Oxalá renasça homens de boa vontade que jaz sobreviver à terra prometida. Adentramos as matas nativas e suas restingas, vislumbramos esta terra prometida e nos permitimos na sensibilidade, ouvir no silêncio do vento açoitado, o clamor dos índios em suas batalhas pela sobrevivência do solo e matas que os criaram na essência de mãos divinas, ouviremos então as lamentações das duras penas de nossas impróprias inconsciências. A Lagoa Guanandy, o Rio Itapemirim, a Ilha dos Franceses, matas e restingas pedem socorro e clemência na vã desobediência do homem. Oxalá pagam as nossas duras penalidades no confronto de nós mesmos com as abstinências e a imoralidade da degradação do ambiente que nos fora emprestado às duras chibatadas e mortes pelos Deuses e Índios, (brasileiros).

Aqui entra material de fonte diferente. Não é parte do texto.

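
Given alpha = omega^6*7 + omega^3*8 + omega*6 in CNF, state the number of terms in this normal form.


CNF: omega^6*7 + omega^3*8 + omega*6
Count the summands separated by '+':
  term 1: omega^6*7
  term 2: omega^3*8
  term 3: omega*6
Total terms = 3

3


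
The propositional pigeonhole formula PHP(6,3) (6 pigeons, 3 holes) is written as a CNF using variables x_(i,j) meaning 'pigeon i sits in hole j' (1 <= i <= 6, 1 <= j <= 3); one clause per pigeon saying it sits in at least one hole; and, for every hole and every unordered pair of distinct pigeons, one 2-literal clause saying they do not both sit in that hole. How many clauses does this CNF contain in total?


PHP(6,3): 6 pigeons, 3 holes, 6*3 = 18 variables.
- pigeon clauses: one per pigeon -> 6 clauses
- hole clauses: 3 holes * C(6,2) = 3 * 15 -> 45 clauses
Total clauses = 6 + 45 = 51

51


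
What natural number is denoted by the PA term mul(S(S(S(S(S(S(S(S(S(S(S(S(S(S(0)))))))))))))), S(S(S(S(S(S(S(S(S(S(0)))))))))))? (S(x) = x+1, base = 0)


mul(S^14(0), S^10(0)):
S^14(0) = 14
S^10(0) = 10
14 * 10 = 140

140


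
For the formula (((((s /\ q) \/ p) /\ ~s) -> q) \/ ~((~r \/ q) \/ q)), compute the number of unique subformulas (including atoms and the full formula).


Formula: (((((s /\ q) \/ p) /\ ~s) -> q) \/ ~((~r \/ q) \/ q))
Subformulas found:
  1. q
  2. s
  3. r
  4. p
  5. ~s
  6. ~r
  7. (s /\ q)
  8. (~r \/ q)
  9. ((s /\ q) \/ p)
  10. ((~r \/ q) \/ q)
  11. ~((~r \/ q) \/ q)
  12. (((s /\ q) \/ p) /\ ~s)
  13. ((((s /\ q) \/ p) /\ ~s) -> q)
  14. (((((s /\ q) \/ p) /\ ~s) -> q) \/ ~((~r \/ q) \/ q))
Total distinct subformulas = 14

14


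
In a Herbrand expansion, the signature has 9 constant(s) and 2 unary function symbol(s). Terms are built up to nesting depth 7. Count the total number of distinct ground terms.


Herbrand terms by depth:
Depth 0: 9 constants
Depth 1: 18 new terms (running total: 27)
Depth 2: 36 new terms (running total: 63)
Depth 3: 72 new terms (running total: 135)
Depth 4: 144 new terms (running total: 279)
Depth 5: 288 new terms (running total: 567)
Depth 6: 576 new terms (running total: 1143)
Depth 7: 1152 new terms (running total: 2295)
Total distinct ground terms = 2295

2295


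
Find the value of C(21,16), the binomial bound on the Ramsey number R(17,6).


R(17,6) <= C(17+6-2, 17-1) = C(21, 16)
C(21, 16) = 21! / (16! * 5!)
= 20349

20349


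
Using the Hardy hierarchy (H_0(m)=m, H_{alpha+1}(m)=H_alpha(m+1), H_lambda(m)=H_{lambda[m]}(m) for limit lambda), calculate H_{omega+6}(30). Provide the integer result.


H_{omega+6}(30):
Unwind the 6 successor steps: H_{omega+6}(30) = H_omega(30+6) = H_omega(36).
H_omega(m) = H_m(m) = m + m = 2m.
Result = 2 * 36 = 72

72


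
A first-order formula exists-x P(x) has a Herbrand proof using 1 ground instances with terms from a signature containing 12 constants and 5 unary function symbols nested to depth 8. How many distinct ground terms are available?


Herbrand terms by depth:
Depth 0: 12 constants
Depth 1: 60 new terms (running total: 72)
Depth 2: 300 new terms (running total: 372)
Depth 3: 1500 new terms (running total: 1872)
Depth 4: 7500 new terms (running total: 9372)
Depth 5: 37500 new terms (running total: 46872)
Depth 6: 187500 new terms (running total: 234372)
Depth 7: 937500 new terms (running total: 1171872)
Depth 8: 4687500 new terms (running total: 5859372)
Total distinct ground terms = 5859372

5859372


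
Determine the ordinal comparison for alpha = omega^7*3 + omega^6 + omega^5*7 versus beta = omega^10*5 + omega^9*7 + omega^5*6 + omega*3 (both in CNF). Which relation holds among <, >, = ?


Compare term by term from highest exponent:
alpha = omega^7*3 + omega^6 + omega^5*7
beta = omega^10*5 + omega^9*7 + omega^5*6 + omega*3
Term 1: alpha has omega^7*3, beta has omega^10*5
Term 2: alpha has omega^6*1, beta has omega^9*7
Term 3: alpha has omega^5*7, beta has omega^5*6
Term 4: alpha has omega^0*0, beta has omega^1*3
Result: alpha < beta

alpha < beta


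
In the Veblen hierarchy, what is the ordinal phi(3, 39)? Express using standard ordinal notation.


phi(3, 39):
phi(3, beta) = eta_beta (the beta-th eta number, fixed point of zeta).
phi(3, 39) = eta_39

eta_39


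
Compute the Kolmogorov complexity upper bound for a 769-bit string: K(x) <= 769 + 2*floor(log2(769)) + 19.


floor(log2(769)) = 9
2 * 9 = 18
K(x) <= 769 + 18 + 19 = 806

806


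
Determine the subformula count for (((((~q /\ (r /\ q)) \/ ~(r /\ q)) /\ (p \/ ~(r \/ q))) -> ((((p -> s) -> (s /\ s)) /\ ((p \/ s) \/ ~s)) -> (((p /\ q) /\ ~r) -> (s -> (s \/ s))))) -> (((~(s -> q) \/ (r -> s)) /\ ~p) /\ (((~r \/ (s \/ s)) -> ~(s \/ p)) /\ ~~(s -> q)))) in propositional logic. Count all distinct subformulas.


Formula: (((((~q /\ (r /\ q)) \/ ~(r /\ q)) /\ (p \/ ~(r \/ q))) -> ((((p -> s) -> (s /\ s)) /\ ((p \/ s) \/ ~s)) -> (((p /\ q) /\ ~r) -> (s -> (s \/ s))))) -> (((~(s -> q) \/ (r -> s)) /\ ~p) /\ (((~r \/ (s \/ s)) -> ~(s \/ p)) /\ ~~(s -> q))))
Subformulas found:
  1. r
  2. p
  3. q
  4. s
  5. ~p
  6. ~s
  7. ~r
  8. ~q
  9. (s \/ s)
  10. (s /\ s)
  11. (p /\ q)
  12. (p -> s)
  13. (r /\ q)
  14. (s \/ p)
  15. (r \/ q)
  16. (p \/ s)
  17. (s -> q)
  18. (r -> s)
  19. ~(s \/ p)
  20. ~(s -> q)
  21. ~(r /\ q)
  22. ~(r \/ q)
  23. ~~(s -> q)
  24. (s -> (s \/ s))
  25. (~q /\ (r /\ q))
  26. ((p \/ s) \/ ~s)
  27. (~r \/ (s \/ s))
  28. ((p /\ q) /\ ~r)
  29. (p \/ ~(r \/ q))
  30. ((p -> s) -> (s /\ s))
  31. (~(s -> q) \/ (r -> s))
  32. ((~(s -> q) \/ (r -> s)) /\ ~p)
  33. ((~q /\ (r /\ q)) \/ ~(r /\ q))
  34. ((~r \/ (s \/ s)) -> ~(s \/ p))
  35. (((p /\ q) /\ ~r) -> (s -> (s \/ s)))
  36. (((p -> s) -> (s /\ s)) /\ ((p \/ s) \/ ~s))
  37. (((~r \/ (s \/ s)) -> ~(s \/ p)) /\ ~~(s -> q))
  38. (((~q /\ (r /\ q)) \/ ~(r /\ q)) /\ (p \/ ~(r \/ q)))
  39. (((~(s -> q) \/ (r -> s)) /\ ~p) /\ (((~r \/ (s \/ s)) -> ~(s \/ p)) /\ ~~(s -> q)))
  40. ((((p -> s) -> (s /\ s)) /\ ((p \/ s) \/ ~s)) -> (((p /\ q) /\ ~r) -> (s -> (s \/ s))))
  41. ((((~q /\ (r /\ q)) \/ ~(r /\ q)) /\ (p \/ ~(r \/ q))) -> ((((p -> s) -> (s /\ s)) /\ ((p \/ s) \/ ~s)) -> (((p /\ q) /\ ~r) -> (s -> (s \/ s)))))
  42. (((((~q /\ (r /\ q)) \/ ~(r /\ q)) /\ (p \/ ~(r \/ q))) -> ((((p -> s) -> (s /\ s)) /\ ((p \/ s) \/ ~s)) -> (((p /\ q) /\ ~r) -> (s -> (s \/ s))))) -> (((~(s -> q) \/ (r -> s)) /\ ~p) /\ (((~r \/ (s \/ s)) -> ~(s \/ p)) /\ ~~(s -> q))))
Total distinct subformulas = 42

42


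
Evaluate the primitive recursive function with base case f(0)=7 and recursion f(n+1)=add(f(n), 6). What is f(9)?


f(0) = 7
f(1) = add(f(0), 6) = add(7, 6) = 13
f(2) = add(f(1), 6) = add(13, 6) = 19
f(3) = add(f(2), 6) = add(19, 6) = 25
f(4) = add(f(3), 6) = add(25, 6) = 31
f(5) = add(f(4), 6) = add(31, 6) = 37
f(6) = add(f(5), 6) = add(37, 6) = 43
f(7) = add(f(6), 6) = add(43, 6) = 49
f(8) = add(f(7), 6) = add(49, 6) = 55
f(9) = add(f(8), 6) = add(55, 6) = 61


61


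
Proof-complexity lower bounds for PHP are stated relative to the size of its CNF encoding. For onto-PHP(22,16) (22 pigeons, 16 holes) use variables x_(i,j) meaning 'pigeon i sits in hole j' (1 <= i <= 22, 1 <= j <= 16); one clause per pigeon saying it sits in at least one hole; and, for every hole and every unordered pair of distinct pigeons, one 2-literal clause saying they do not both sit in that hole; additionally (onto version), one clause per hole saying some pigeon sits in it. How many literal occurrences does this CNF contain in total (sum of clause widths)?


onto-PHP(22,16): 22 pigeons, 16 holes, 22*16 = 352 variables.
- pigeon clauses: one per pigeon -> 22 clauses of width 16 -> 352 literals
- hole clauses: 16 holes * C(22,2) = 16 * 231 -> 3696 clauses of width 2 -> 7392 literals
- onto clauses: one per hole -> 16 clauses of width 22 -> 352 literals
Total literal occurrences = 352 + 7392 + 352 = 8096

8096


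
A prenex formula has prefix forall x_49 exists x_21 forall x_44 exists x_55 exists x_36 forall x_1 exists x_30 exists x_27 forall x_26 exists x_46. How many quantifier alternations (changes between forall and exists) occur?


Walk the prefix and count type changes:
  position 1: forall -> exists <-- alternation
  position 2: exists -> forall <-- alternation
  position 3: forall -> exists <-- alternation
  position 4: exists -> exists
  position 5: exists -> forall <-- alternation
  position 6: forall -> exists <-- alternation
  position 7: exists -> exists
  position 8: exists -> forall <-- alternation
  position 9: forall -> exists <-- alternation
Total alternations = 7

7


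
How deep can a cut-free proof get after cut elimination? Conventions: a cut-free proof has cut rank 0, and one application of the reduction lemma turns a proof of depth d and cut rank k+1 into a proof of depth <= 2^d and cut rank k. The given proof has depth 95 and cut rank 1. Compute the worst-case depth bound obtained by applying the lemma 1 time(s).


Each rank reduction sends depth d to at most 2^d; cut rank r needs r reductions.
2_0(95) = 95
2_1(95) = 2^95 = 39614081257132168796771975168
Cut-free depth bound = 39614081257132168796771975168

39614081257132168796771975168


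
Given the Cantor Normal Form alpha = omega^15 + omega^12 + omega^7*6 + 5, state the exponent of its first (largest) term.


CNF: omega^15 + omega^12 + omega^7*6 + 5
The leading term is omega^15, which has exponent 15.

15


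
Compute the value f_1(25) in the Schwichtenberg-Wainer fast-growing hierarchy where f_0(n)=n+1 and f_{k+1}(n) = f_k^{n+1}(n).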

Aqui estamos, reunidos em nome da sobrevivência humana, assaltando os nossos conceitos éticos-morais e as nossas matas virgens... O velho e escasso Iambú ainda pia solitário pelas matas, há quem diga que em algumas noites escuras ,quando vimos do lado de Itaoca,ao passarmos pela Rodovia, avistamos ao curto percurso, uma sombra de mulher com seu vestido branco impecável, atravessando vagarosamente a rodovia, sempre no mesmo trecho, com o mesmo desfilar vagaroso em um único percurso, dizem ser assombração. Ou quem sabe a nossa própria vã inconsciência oprimida pelo antepassado. Miragem de uma índia saudosa ou reflexão de um familiar dos velhos Gomes?Caso ou causo é que o fato é verídico contado por alguns moradores ou viajantes que passam em noites escuras na travessia da Rodovia do litoral sul.

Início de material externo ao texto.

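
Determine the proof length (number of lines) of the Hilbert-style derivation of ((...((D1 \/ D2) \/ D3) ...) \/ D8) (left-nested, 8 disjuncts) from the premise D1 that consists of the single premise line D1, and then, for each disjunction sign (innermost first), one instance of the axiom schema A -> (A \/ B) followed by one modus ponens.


Building the left-nested 8-ary disjunction from D1:
- 1 premise line (D1)
- 8 disjuncts means 7 disjunction signs; each needs 1 axiom instance + 1 MP = 2 lines: 2 * 7 = 14
Total = 1 + 14 = 15 lines.

15


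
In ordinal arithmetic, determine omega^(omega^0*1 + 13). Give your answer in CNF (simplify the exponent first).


omega^(omega^0*1 + 13):
omega^0 = 1, so the exponent is 1 + 13 = 14 (finite ordinal addition).
Result = omega^14, already a single CNF term.

omega^14


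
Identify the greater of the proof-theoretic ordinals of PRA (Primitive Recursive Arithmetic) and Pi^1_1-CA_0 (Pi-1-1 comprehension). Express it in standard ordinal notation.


Proof-theoretic ordinal of PRA (Primitive Recursive Arithmetic): omega^omega
Proof-theoretic ordinal of Pi^1_1-CA_0 (Pi-1-1 comprehension): psi_0(Omega_omega)
Comparing: omega^omega < psi_0(Omega_omega).
The larger ordinal is psi_0(Omega_omega) (from Pi^1_1-CA_0 (Pi-1-1 comprehension)).

psi_0(Omega_omega)


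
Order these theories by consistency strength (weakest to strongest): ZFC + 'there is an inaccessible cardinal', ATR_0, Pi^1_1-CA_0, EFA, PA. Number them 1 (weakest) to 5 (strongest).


Ordering by consistency strength:
1. EFA
2. PA
3. ATR_0
4. Pi^1_1-CA_0
5. ZFC + 'there is an inaccessible cardinal'


ZFC + 'there is an inaccessible cardinal'=5, ATR_0=3, Pi^1_1-CA_0=4, EFA=1, PA=2


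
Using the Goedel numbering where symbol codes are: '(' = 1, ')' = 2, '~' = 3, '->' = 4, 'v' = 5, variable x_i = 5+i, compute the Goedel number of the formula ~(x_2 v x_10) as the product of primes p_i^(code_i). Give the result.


Formula: ~(x_2 v x_10)
Symbol codes: [3, 1, 7, 5, 15, 2]
Primes: [2, 3, 5, 7, 11, 13]
p_1^3 = 2^3 = 8
p_2^1 = 3^1 = 3
p_3^7 = 5^7 = 78125
p_4^5 = 7^5 = 16807
p_5^15 = 11^15 = 4177248169415651
p_6^2 = 13^2 = 169
Product = 22246846288480003189374375000

22246846288480003189374375000


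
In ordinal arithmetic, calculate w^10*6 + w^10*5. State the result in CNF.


Ordinal addition w^10*6 + w^10*5:
Both terms have the same exponent 10.
w^e*c + w^e*d = w^e*(c+d).
Result = w^10*(6+5) = w^10*11

w^10*11


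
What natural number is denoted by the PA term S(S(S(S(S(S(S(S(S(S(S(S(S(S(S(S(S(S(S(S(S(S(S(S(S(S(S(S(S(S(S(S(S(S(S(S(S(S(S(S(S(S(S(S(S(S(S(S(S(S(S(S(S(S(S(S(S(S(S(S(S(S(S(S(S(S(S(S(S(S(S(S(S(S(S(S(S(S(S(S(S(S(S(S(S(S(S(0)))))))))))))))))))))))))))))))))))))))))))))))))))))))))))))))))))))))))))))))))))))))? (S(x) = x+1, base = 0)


Counting successors applied to 0:
87 applications of S to 0 = 87

87


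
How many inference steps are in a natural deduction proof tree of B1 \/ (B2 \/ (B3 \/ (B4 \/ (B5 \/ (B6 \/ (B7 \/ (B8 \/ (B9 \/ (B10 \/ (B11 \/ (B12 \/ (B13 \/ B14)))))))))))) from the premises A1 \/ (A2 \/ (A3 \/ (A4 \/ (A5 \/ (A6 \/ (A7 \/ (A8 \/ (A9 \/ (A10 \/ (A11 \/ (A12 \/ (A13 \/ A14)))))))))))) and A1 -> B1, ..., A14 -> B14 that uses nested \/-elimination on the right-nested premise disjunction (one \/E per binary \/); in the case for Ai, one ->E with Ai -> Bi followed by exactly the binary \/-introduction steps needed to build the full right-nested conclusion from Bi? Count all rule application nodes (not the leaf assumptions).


Constructive dilemma with 14 branches, all disjunctions right-nested:
- \/E: the premise has 13 binary \/, each eliminated once: 13 nodes.
- ->E: one per case (Ai with Ai -> Bi gives Bi): 14 nodes.
- \/I: in case i < n, Bi needs 1 step to form Bi \/ (B(i+1) \/ ...) and then i-1 steps to prepend B(i-1), ..., B1, i.e. i steps; in case i = n, B14 needs 13 prepend steps.
  \/I total = (1 + 2 + ... + 13) + 13 = 91 + 13 = 104 nodes.
Total = 13 + 14 + 104 = 131

131


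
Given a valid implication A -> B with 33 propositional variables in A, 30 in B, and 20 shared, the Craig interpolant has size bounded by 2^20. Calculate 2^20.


Shared atoms = 20
Craig interpolant size bound = 2^20
= 1048576

1048576


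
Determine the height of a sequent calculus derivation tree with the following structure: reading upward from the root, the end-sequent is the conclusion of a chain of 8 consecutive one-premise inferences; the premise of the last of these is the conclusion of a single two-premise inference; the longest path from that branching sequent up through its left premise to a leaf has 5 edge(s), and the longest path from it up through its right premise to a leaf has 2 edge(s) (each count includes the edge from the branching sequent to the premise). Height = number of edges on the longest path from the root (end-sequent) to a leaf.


Longest path through the left premise: 5 edges (measured from the branching sequent)
Longest path through the right premise: 2 edges
Height of the subtree rooted at the branching sequent: max(5, 2) = 5
The branching sequent sits 8 edges above the root (the chain of one-premise inferences), so height = 5 + 8 = 13

13


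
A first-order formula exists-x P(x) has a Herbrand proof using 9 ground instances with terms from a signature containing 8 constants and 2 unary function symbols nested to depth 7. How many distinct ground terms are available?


Herbrand terms by depth:
Depth 0: 8 constants
Depth 1: 16 new terms (running total: 24)
Depth 2: 32 new terms (running total: 56)
Depth 3: 64 new terms (running total: 120)
Depth 4: 128 new terms (running total: 248)
Depth 5: 256 new terms (running total: 504)
Depth 6: 512 new terms (running total: 1016)
Depth 7: 1024 new terms (running total: 2040)
Total distinct ground terms = 2040

2040


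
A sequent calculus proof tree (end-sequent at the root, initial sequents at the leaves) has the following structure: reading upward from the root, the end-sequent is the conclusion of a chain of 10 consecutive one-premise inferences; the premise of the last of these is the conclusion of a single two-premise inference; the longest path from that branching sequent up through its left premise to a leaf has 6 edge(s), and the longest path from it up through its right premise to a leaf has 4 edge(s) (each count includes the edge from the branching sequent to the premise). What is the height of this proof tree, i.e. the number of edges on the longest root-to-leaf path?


Longest path through the left premise: 6 edges (measured from the branching sequent)
Longest path through the right premise: 4 edges
Height of the subtree rooted at the branching sequent: max(6, 4) = 6
The branching sequent sits 10 edges above the root (the chain of one-premise inferences), so height = 6 + 10 = 16

16


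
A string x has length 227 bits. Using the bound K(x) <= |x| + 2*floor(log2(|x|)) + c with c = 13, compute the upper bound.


floor(log2(227)) = 7
2 * 7 = 14
K(x) <= 227 + 14 + 13 = 254

254


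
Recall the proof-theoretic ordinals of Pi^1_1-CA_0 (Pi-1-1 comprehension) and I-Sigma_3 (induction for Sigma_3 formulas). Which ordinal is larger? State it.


Proof-theoretic ordinal of Pi^1_1-CA_0 (Pi-1-1 comprehension): psi_0(Omega_omega)
Proof-theoretic ordinal of I-Sigma_3 (induction for Sigma_3 formulas): omega^(omega^(omega^omega))
Comparing: omega^(omega^(omega^omega)) < psi_0(Omega_omega).
The larger ordinal is psi_0(Omega_omega) (from Pi^1_1-CA_0 (Pi-1-1 comprehension)).

psi_0(Omega_omega)


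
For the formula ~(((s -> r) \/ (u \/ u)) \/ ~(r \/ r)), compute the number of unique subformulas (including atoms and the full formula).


Formula: ~(((s -> r) \/ (u \/ u)) \/ ~(r \/ r))
Subformulas found:
  1. u
  2. s
  3. r
  4. (r \/ r)
  5. (s -> r)
  6. (u \/ u)
  7. ~(r \/ r)
  8. ((s -> r) \/ (u \/ u))
  9. (((s -> r) \/ (u \/ u)) \/ ~(r \/ r))
  10. ~(((s -> r) \/ (u \/ u)) \/ ~(r \/ r))
Total distinct subformulas = 10

10


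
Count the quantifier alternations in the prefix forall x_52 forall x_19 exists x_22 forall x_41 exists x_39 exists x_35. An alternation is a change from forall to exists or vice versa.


Walk the prefix and count type changes:
  position 1: forall -> forall
  position 2: forall -> exists <-- alternation
  position 3: exists -> forall <-- alternation
  position 4: forall -> exists <-- alternation
  position 5: exists -> exists
Total alternations = 3

3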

 Esta história real, acreditamos que para um final completamente ordenado e feliz, pediríamos à Marinha do Brasil, acrescentar na entrada de Apoio Administrativo de Itaoca-ES, entre as matas nativas, com letras bem grandes, um outdoor: ADSUMUS!
 
Adsumus-termo em latim usado pelos Fuzileiros Navais (Aqui estamos);
Fatos narrados á autora pelo Senhor Juarez Tavares Gomes em 2010;
 Trecho extraído do livro “Fuzileiros Navais suas Missões em Marataízes” de autoria de Bárbara Pérez.